Luckily my regrets paved the way for me to have empathy and grace for others sifting through their reflections of the choices they made. I’m so blessed to say that there are many young women out there who I just want to hug whereas before I went through some crap of my own I might have had gross condemnation. This is about knocking off the railroading of yourself before you have to get to that hard earned wisdom. It’s about biting your tongue when you want to say no regrets and instead trust your gut when it says “actually this is gonna really suck to work through later”. It’s about letting your conviction (not shame) tell you to take a moment to reconsider what you’re about to do.
Know that with the gauntlet of emotions we all have been gifted as humans that they each are necessary to an extent and regret is especially among them. Without regret we wouldn’t feel humility and we wouldn’t ask forgiveness. The avoidance of regret led me to shame which in turn caused a continuity of the same mistakes.

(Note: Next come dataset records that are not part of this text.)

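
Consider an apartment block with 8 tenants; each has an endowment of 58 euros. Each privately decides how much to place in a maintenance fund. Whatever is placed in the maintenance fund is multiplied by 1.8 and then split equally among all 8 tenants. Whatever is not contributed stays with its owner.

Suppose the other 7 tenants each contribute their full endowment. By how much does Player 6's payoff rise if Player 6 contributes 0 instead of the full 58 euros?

Switching from a contribution of 58 to 0 lets Player 6 keep an extra 58 euros, but lowers the maintenance fund by 58, which costs Player 6 their own share of that drop: 1.8/8 × 58 = 13.05.
Net gain = 58 − 13.05 = 44.95. The private return per contributed unit (0.2250) is below 1, so free-riding is indeed the best response regardless of what the others do.

44.95 euros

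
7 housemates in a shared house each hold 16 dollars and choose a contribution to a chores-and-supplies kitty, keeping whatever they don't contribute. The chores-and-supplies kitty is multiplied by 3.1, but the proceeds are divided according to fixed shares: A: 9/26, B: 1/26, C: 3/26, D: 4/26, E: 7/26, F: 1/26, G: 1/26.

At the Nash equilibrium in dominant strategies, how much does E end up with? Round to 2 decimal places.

29.35 dollars

Player j's private return per contributed unit is 3.1 × (j's share). Contributing is weakly dominant for j when that share is at least 1/3.1 = 0.3226, and contributing 0 is dominant otherwise.
The only share above 0.3226 is A's 9/26, contributing 16; the remaining 6 contribute 0. Total contributed: 16.
E keeps 16 and receives 3.1 × 16 × 7/26 = 13.35 from the chores-and-supplies kitty, for a payoff of 29.35.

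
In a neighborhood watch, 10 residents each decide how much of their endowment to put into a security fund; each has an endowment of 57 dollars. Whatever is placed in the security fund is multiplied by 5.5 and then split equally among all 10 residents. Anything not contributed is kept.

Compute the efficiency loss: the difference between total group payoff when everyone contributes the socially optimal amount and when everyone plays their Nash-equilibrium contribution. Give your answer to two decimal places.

2565.00 dollars

Each contributed unit returns 5.5/10 = 0.5500 to its contributor — below 1 — so contributing 0 is dominant for every player. At the Nash equilibrium everyone keeps their 57, and the group total is 10 × 57 = 570.
Each contributed unit returns 5.500 to the group as a whole (0.5500 to each of 10 players), which exceeds 1, so the social optimum is full contribution: group total = 5.500 × 570 = 3135.00.
Efficiency loss = 3135.00 − 570 = 2565.00.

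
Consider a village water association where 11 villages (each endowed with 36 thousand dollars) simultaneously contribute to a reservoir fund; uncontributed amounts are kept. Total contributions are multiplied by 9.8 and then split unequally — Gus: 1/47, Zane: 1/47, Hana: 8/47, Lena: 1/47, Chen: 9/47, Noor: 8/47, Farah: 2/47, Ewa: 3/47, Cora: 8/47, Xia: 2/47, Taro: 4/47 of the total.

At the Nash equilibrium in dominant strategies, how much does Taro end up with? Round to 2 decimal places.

For player j, contributing a unit is worthwhile iff 9.8 × (j's share) ≥ 1, i.e. iff j's share is at least 0.1020.
Hana, Chen, Noor and Cora are above the threshold, contributing 36 each; the remaining 7 contribute 0. Total contributed: 144.
Taro keeps 36 and receives 9.8 × 144 × 4/47 = 120.10 from the reservoir fund, for a payoff of 156.10.

156.10 thousand dollars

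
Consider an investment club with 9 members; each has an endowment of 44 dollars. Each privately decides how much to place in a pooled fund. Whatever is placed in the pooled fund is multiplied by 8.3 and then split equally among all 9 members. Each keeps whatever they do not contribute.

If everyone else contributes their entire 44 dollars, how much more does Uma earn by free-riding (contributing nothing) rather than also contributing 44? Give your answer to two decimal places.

3.42 dollars

Switching from a contribution of 44 to 0 lets Uma keep an extra 44 dollars, but lowers the pooled fund by 44, which costs Uma their own share of that drop: 8.3/9 × 44 = 40.58.
Net gain = 44 − 40.58 = 3.42. The private return per contributed unit (0.9222) is below 1, so free-riding is indeed the best response regardless of what the others do.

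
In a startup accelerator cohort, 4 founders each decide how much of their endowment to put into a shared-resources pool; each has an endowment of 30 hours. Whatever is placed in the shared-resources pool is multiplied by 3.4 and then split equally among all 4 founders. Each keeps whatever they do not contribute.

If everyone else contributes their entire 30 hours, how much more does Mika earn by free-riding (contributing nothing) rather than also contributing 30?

Switching from a contribution of 30 to 0 lets Mika keep an extra 30 hours, but lowers the shared-resources pool by 30, which costs Mika their own share of that drop: 3.4/4 × 30 = 25.50.
Net gain = 30 − 25.50 = 4.50. The private return per contributed unit (0.8500) is below 1, so free-riding is indeed the best response regardless of what the others do.

4.50 hours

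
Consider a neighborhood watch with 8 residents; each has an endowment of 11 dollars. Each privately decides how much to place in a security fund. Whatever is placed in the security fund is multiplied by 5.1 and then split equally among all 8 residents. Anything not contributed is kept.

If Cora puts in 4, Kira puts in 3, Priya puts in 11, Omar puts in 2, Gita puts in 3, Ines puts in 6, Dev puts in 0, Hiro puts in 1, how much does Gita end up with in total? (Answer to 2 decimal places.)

27.13 dollars

Total contributed: 4 + 3 + 11 + 2 + 3 + 6 + 0 + 1 = 30.
Each receives 5.1 × 30 / 8 = 19.13 from the security fund.
Gita keeps 11 − 3 = 8, so Gita's payoff is 8 + 19.13 = 27.13.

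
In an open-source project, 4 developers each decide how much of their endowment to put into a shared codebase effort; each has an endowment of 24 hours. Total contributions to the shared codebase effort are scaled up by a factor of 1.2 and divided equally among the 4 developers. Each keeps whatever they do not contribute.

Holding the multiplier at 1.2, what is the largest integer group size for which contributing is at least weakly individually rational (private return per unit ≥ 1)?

Private return per unit is 1.2/(group size), which is ≥ 1 whenever the group size is ≤ 1.2.
The largest such integer is 1.

1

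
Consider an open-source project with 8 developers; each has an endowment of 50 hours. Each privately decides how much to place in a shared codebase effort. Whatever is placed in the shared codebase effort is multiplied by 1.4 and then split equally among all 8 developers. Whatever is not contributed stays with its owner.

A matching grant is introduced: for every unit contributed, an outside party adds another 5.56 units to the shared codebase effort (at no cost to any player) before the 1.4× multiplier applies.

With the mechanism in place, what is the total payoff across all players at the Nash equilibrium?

3673.60 hours

Under the mechanism each unit contributed yields 1.4 × 6.56 / 8 = 1.1480 back to its contributor per unit of net cost, which exceeds 1, making full contribution the dominant choice for everyone.
So the Nash equilibrium is full contribution by all 8; the group earns 1.4 × 6.56 × 400 = 3673.60.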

The life cycle of non-reconciled regret is endless without stopping to realize yeah, that shouldn’t have happened, it was a letdown, and now that you can look what you did in the eye and from you can take the next steps to understanding the grace that’s out there for you when you are finally honest.

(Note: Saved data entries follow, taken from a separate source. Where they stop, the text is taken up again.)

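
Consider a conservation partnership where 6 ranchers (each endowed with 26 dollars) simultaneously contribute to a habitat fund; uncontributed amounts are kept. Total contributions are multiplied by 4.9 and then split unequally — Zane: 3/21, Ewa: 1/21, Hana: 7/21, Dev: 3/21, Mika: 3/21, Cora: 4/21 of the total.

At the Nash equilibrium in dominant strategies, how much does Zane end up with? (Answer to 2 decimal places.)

Player j's private return per contributed unit is 4.9 × (j's share). Contributing is weakly dominant for j when that share is at least 1/4.9 = 0.2041, and contributing 0 is dominant otherwise.
Hana alone (share 7/21) is above the threshold, contributing 26; the remaining 5 contribute 0. Total contributed: 26.
Zane keeps 26 and receives 4.9 × 26 × 3/21 = 18.20 from the habitat fund, for a payoff of 44.20.

44.20 dollars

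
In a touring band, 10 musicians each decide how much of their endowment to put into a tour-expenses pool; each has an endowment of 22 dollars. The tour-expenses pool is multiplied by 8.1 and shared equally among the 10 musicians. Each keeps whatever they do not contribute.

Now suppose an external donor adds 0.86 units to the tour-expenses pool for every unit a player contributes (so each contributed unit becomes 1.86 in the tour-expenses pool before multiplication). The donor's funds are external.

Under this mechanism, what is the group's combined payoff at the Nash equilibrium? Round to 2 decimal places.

3314.52 dollars

With the mechanism, a contributed unit returns 8.1 × 1.86 / 10 = 1.5066 per unit of net cost to the contributor — now above 1 — so contributing fully is weakly dominant for every player.
At the Nash equilibrium everyone contributes 22. Group total payoff = 8.1 × 1.86 × 220 = 3314.52.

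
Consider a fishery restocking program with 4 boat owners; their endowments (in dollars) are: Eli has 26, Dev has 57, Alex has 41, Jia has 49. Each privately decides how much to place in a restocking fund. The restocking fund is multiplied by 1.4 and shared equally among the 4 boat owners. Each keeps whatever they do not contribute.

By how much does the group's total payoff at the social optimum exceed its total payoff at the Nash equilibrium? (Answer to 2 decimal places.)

69.20 dollars

The private return per contributed unit is 1.4/4 = 0.3500 < 1 for every player regardless of endowment, so the Nash equilibrium is zero contribution and the group total is Σ E_j = 26 + 57 + 41 + 49 = 173.
Each contributed unit returns 1.400 to the group, so the social optimum is full contribution by everyone: group total = 1.400 × 173 = 242.20.
Efficiency loss = (1.400 − 1) × 173 = 69.20.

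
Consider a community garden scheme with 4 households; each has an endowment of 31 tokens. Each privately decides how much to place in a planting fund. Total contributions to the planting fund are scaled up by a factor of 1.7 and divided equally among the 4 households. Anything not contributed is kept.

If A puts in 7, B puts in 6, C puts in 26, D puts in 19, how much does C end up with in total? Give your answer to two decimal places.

Total contributed: 7 + 6 + 26 + 19 = 58.
Each receives 1.7 × 58 / 4 = 24.65 from the planting fund.
C keeps 31 − 26 = 5, so C's payoff is 5 + 24.65 = 29.65.

29.65 tokens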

I actually feel like the avoidance of regret is to deny something very human about you and it causes you to see yourself through rose colored glasses. It makes you avoid yourself and creates the illusion that you are incapable of mistakes. If you could stop and say “I have my regrets” than you can finally see that you are a beautiful and broken person who is capable of being well and of learning even if it had to be the hard way. I do love seeing someone who can say they did that, it didn’t feel good, they had to process that regret and can now love who they have become as a result. That’s powerful, it’s healing and can pave the way to helping others on the brink of similar choices you once faced.
Regret is a necessary part of the story of who we are. We just can’t stay there is all. We can come to the realization of regret, see it’s necessity and grow from there. I just hope that if one day I happen to become a parent or a person of influence to a young person that I can encourage them to avoid the “no regrets” pep talk to save a therapy session or two down the road. I would love to tell them that if they have to give themselves the “no regrets” talk in the moment it’s probably gonna mean the exact opposite later.
As my mom would wisely say “chew the meat and spit the bones”.